Ne yani Dumanlı da mı hükümete muhalif yoksa?..
Hükümetin günahlarını bile sevap gösterenlerle; sevaplarını bile "günah" hanesine yazmakta "ısrsrcı" olanlara diyoruz ki:
GAZETECİLER.COM (ÖZEL HABER / ANALİZ)
Haber analizimize bir soru ile başlayalım:
ZAMAN Gazetesi Genel Yayın Yönetmeni Ekrem Dumanlı, Ak Parti
Hükümeti'ne "muhalif" olabilir mi?..
Efendim?..
Ne dediniz?..
Siz, "olamaz" dediniz?..
Siz ne cevap veriyorsunuz efendim; "Olabilir tabii"
diyorsunuz...
Evet efendim size göre olabilir mi?..
"Gerektiğinde olur gerektiğinde olmaz"...
Teşekkür ederiz, bizce "en doğru" cevabı siz verdiniz...
Şimdi artık sözü, Dumanlı'nın bugünkü (30.07.2012) ZAMAN'da, "Deja
Vu" başlığı altında yayımlanan makalesine getirebiliriz...
Hükümete kayıtsız şartsız destek verenlerin, "muhalif bir yazı"
olarak tanımlayacakları oysa Dumanlı'nın sadece "akla ve vicdana"
dayanan makalesinden bir bölümde bakın neler var:
Mesela ilk başta zannedildi ki "Arap
Baharı" bütün diktatörleri silip süpürüp bir kenara atacak
ve boşalan alana halkın iradesi yansıyacak.
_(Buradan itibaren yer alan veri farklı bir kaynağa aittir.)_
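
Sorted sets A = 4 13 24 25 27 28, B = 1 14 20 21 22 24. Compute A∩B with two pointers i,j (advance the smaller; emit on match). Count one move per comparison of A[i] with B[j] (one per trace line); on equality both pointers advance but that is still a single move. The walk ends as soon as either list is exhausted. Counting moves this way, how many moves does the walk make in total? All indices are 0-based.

8 moves

[i=0,j=0] 4>1 → j++
[i=0,j=1] 4<14 → i++
[i=1,j=1] 13<14 → i++
[i=2,j=1] 24>14 → j++
[i=2,j=2] 24>20 → j++
[i=2,j=3] 24>21 → j++
[i=2,j=4] 24>22 → j++
[i=2,j=5] 24==24 emit → i++,j++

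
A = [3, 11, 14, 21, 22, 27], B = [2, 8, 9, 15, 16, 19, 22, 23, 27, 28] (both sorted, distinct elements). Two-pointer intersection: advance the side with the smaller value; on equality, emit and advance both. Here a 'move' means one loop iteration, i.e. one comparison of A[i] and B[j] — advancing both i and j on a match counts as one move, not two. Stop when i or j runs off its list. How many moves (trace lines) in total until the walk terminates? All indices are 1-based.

13 moves

[i=1,j=1] 3>2 → j++
[i=1,j=2] 3<8 → i++
[i=2,j=2] 11>8 → j++
[i=2,j=3] 11>9 → j++
[i=2,j=4] 11<15 → i++
[i=3,j=4] 14<15 → i++
[i=4,j=4] 21>15 → j++
[i=4,j=5] 21>16 → j++
[i=4,j=6] 21>19 → j++
[i=4,j=7] 21<22 → i++
[i=5,j=7] 22==22 emit → i++,j++
[i=6,j=8] 27>23 → j++
[i=6,j=9] 27==27 emit → i++,j++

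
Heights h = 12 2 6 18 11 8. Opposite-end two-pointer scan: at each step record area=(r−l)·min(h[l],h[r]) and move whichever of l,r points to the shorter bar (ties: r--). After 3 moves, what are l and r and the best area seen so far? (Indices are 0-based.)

l=1, r=3, best area=44

l=0 r=5: min(12,8)*5=40 best=40 *, r--
l=0 r=4: min(12,11)*4=44 best=44 *, r--
l=0 r=3: min(12,18)*3=36 best=44, l++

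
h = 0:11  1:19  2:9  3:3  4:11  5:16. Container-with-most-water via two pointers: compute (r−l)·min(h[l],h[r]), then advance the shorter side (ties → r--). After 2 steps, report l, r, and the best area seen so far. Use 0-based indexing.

l=1, r=4, best area=64

l=0 r=5: min(11,16)*5=55 best=55 *, l++
l=1 r=5: min(19,16)*4=64 best=64 *, r--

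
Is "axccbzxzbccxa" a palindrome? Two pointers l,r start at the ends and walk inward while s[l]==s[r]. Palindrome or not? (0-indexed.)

palindrome

l=0 r=12: 'a'=='a', l++,r--
l=1 r=11: 'x'=='x', l++,r--
l=2 r=10: 'c'=='c', l++,r--
l=3 r=9: 'c'=='c', l++,r--
l=4 r=8: 'b'=='b', l++,r--
l=5 r=7: 'z'=='z', l++,r--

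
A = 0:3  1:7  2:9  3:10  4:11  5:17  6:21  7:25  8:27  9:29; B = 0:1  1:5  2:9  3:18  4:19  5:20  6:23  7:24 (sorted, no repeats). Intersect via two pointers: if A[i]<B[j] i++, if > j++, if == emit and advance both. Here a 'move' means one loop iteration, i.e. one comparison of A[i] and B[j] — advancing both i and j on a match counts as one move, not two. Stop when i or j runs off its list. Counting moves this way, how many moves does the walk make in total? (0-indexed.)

14 moves

i=0 j=0: 3>1, j++
i=0 j=1: 3<5, i++
i=1 j=1: 7>5, j++
i=1 j=2: 7<9, i++
i=2 j=2: 9==9 emit, i++,j++
i=3 j=3: 10<18, i++
i=4 j=3: 11<18, i++
i=5 j=3: 17<18, i++
i=6 j=3: 21>18, j++
i=6 j=4: 21>19, j++
i=6 j=5: 21>20, j++
i=6 j=6: 21<23, i++
i=7 j=6: 25>23, j++
i=7 j=7: 25>24, j++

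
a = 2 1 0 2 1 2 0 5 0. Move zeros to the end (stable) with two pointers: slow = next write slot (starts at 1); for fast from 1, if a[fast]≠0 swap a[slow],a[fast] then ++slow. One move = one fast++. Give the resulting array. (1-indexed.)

slow=1 fast=1: a[fast]=2≠0 swap→a[1]=2, slow++,fast++
slow=2 fast=2: a[fast]=1≠0 swap→a[2]=1, slow++,fast++
slow=3 fast=3: a[fast]=0, fast++
slow=3 fast=4: a[fast]=2≠0 swap→a[3]=2, slow++,fast++
slow=4 fast=5: a[fast]=1≠0 swap→a[4]=1, slow++,fast++
slow=5 fast=6: a[fast]=2≠0 swap→a[5]=2, slow++,fast++
slow=6 fast=7: a[fast]=0, fast++
slow=6 fast=8: a[fast]=5≠0 swap→a[6]=5, slow++,fast++
slow=7 fast=9: a[fast]=0, fast++

[2, 1, 2, 1, 2, 5, 0, 0, 0]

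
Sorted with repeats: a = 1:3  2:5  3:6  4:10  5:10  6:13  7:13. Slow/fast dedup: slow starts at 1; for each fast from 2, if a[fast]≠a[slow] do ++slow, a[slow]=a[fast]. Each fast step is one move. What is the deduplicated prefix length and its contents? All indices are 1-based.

slow=1 fast=2: a[fast]=5≠a[slow]=3 write a[2]=5, slow++,fast++
slow=2 fast=3: a[fast]=6≠a[slow]=5 write a[3]=6, slow++,fast++
slow=3 fast=4: a[fast]=10≠a[slow]=6 write a[4]=10, slow++,fast++
slow=4 fast=5: a[fast]=10=a[slow] dup, fast++
slow=4 fast=6: a[fast]=13≠a[slow]=10 write a[5]=13, slow++,fast++
slow=5 fast=7: a[fast]=13=a[slow] dup, fast++

length 5; prefix = [3, 5, 6, 10, 13]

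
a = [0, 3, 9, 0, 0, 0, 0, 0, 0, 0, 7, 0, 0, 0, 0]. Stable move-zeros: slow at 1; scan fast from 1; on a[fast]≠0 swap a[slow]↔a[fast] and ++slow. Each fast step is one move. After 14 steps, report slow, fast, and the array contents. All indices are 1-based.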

Diktatoryanın yerle bir
olması güzel de; yeni gelenlerin aynı güç odaklarına hizmet
etmeyeceğini kim garanti edebilirdi? Tabandan gelen özgürlük
talepleri tavanda nasıl şekillenecekti?
"Arap Baharı" bazı sistemleri kısa sürede
altüst edince Esed rejimi de hemen gider
sanılıyordu. Oysa Suriye, ne Libya'ydı, ne de Mısır.
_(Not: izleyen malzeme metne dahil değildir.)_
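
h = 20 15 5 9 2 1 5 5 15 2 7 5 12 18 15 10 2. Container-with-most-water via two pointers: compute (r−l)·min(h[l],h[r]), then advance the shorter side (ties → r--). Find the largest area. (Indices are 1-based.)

max area = 234

[1,17] min(20,2)*16=32 best=32 * → r--
[1,16] min(20,10)*15=150 best=150 * → r--
[1,15] min(20,15)*14=210 best=210 * → r--
[1,14] min(20,18)*13=234 best=234 * → r--
[1,13] min(20,12)*12=144 best=234 → r--
[1,12] min(20,5)*11=55 best=234 → r--
[1,11] min(20,7)*10=70 best=234 → r--
[1,10] min(20,2)*9=18 best=234 → r--
[1,9] min(20,15)*8=120 best=234 → r--
[1,8] min(20,5)*7=35 best=234 → r--
[1,7] min(20,5)*6=30 best=234 → r--
[1,6] min(20,1)*5=5 best=234 → r--
[1,5] min(20,2)*4=8 best=234 → r--
[1,4] min(20,9)*3=27 best=234 → r--
[1,3] min(20,5)*2=10 best=234 → r--
[1,2] min(20,15)*1=15 best=234 → r--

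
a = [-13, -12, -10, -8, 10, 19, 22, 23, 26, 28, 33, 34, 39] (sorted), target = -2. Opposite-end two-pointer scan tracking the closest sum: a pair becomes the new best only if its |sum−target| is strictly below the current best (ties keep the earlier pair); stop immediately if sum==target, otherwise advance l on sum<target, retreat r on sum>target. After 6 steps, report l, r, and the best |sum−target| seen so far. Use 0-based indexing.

l=0 r=12: -13+39=26 d=28 *, r--
l=0 r=11: -13+34=21 d=23 *, r--
l=0 r=10: -13+33=20 d=22 *, r--
l=0 r=9: -13+28=15 d=17 *, r--
l=0 r=8: -13+26=13 d=15 *, r--
l=0 r=7: -13+23=10 d=12 *, r--

l=0, r=6, best |Δ|=12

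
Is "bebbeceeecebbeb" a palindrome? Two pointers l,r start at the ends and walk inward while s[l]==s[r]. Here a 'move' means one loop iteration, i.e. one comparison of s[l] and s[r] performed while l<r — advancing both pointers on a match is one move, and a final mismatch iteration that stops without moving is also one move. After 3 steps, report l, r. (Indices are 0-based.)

l=3, r=11

l=0 r=14: 'b'=='b', l++,r--
l=1 r=13: 'e'=='e', l++,r--
l=2 r=12: 'b'=='b', l++,r--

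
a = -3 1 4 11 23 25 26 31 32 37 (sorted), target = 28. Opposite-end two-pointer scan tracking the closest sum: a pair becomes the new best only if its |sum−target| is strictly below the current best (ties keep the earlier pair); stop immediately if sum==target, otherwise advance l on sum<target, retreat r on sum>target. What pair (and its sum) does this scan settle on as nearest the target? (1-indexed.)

[1,10] -3+37=34 d=6 * → r--
[1,9] -3+32=29 d=1 * → r--
[1,8] -3+31=28 d=0 * → stop

pair (-3, 31) with sum 28 (|Δ|=0)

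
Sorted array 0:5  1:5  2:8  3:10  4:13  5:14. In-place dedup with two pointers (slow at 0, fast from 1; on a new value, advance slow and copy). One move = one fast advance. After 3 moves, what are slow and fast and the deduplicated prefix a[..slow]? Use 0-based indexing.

(s=0,f=1) a[fast]=5=a[slow] dup → fast++
(s=0,f=2) a[fast]=8≠a[slow]=5 write a[1]=8 → slow++,fast++
(s=1,f=3) a[fast]=10≠a[slow]=8 write a[2]=10 → slow++,fast++

slow=2, fast=4, prefix=[5, 8, 10]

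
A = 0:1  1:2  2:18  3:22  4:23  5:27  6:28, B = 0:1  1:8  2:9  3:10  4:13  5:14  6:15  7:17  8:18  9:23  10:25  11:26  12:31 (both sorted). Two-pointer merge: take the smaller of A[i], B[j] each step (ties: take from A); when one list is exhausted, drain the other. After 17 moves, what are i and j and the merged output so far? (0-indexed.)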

İsrail, Lübnan, İran gibi ülkeleri yakından ilgilendirdiği
gibi Rusya ve Çin'in de ilgi
alanına giriyordu.
Üç gün içinde çekip gideceği düşünülmesine rağmen
Esed, uzun zamandır direniyor. Ne kadar direneceği
(ve ne kadar insan öldüreceği) de şimdiden kestirilemiyor. Orada
oynayacak bir taş, Esed'e destek veren güçleri de
etkileyecek. Mesela İran'ın onca riski göze alarak
Suriye'ye tam destek vermesi sadece gönül bağından ya da mezhep
taassubundan kaynaklanmıyor. Suriye
rejimindeki depremin şiddeti bölgedeki İran
güdümlü devletleri de, İran'ın kendi baskıcı
rejimini de sarsacak. O artçı sarsıntıların Lübnan başta olmak
üzere Şii fay hattında kırılmalara yol açacağı
aşikâr.
Hükümetin günahlarını bile sevap gösterenlerle; sevaplarını bile "günah" hanesine yazmakta "ısrsrcı" olanlara diyoruz ki:
Dostlar;
Dumanlı böylesine objektif yazdığında saygınlığından bir şey mi kaybediyor?..
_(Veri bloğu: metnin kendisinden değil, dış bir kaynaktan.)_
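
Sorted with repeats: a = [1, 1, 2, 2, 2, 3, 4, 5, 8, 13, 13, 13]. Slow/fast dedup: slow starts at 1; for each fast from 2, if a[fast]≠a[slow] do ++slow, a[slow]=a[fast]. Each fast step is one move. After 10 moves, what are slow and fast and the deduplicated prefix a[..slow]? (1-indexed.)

slow=7, fast=12, prefix=[1, 2, 3, 4, 5, 8, 13]

slow=1 fast=2: a[fast]=1=a[slow] dup, fast++
slow=1 fast=3: a[fast]=2≠a[slow]=1 write a[2]=2, slow++,fast++
slow=2 fast=4: a[fast]=2=a[slow] dup, fast++
slow=2 fast=5: a[fast]=2=a[slow] dup, fast++
slow=2 fast=6: a[fast]=3≠a[slow]=2 write a[3]=3, slow++,fast++
slow=3 fast=7: a[fast]=4≠a[slow]=3 write a[4]=4, slow++,fast++
slow=4 fast=8: a[fast]=5≠a[slow]=4 write a[5]=5, slow++,fast++
slow=5 fast=9: a[fast]=8≠a[slow]=5 write a[6]=8, slow++,fast++
slow=6 fast=10: a[fast]=13≠a[slow]=8 write a[7]=13, slow++,fast++
slow=7 fast=11: a[fast]=13=a[slow] dup, fast++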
Yoksa saygınlığına saygınlık mı katıyor?..
Yok yok; cevabınızı yüksek sesle vermek zorunda değilsiniz...
Kendinizle baş başa kalıp düşünün ve sonra duygularınızdan arınıp, aklınızla verin cevabınızı:
Kulağımıza yaklaşın ve söyleyin:
"Saygınlığına saygınlık katıyor" diyorsunuz...
El hak doğrusunuz...
Daaaa...
Siz niye fanatizmi tercih ediyorsunuz?..
O halde hele bir de makalenin tamamını okumak için tıklayıverin de görün daha neler var...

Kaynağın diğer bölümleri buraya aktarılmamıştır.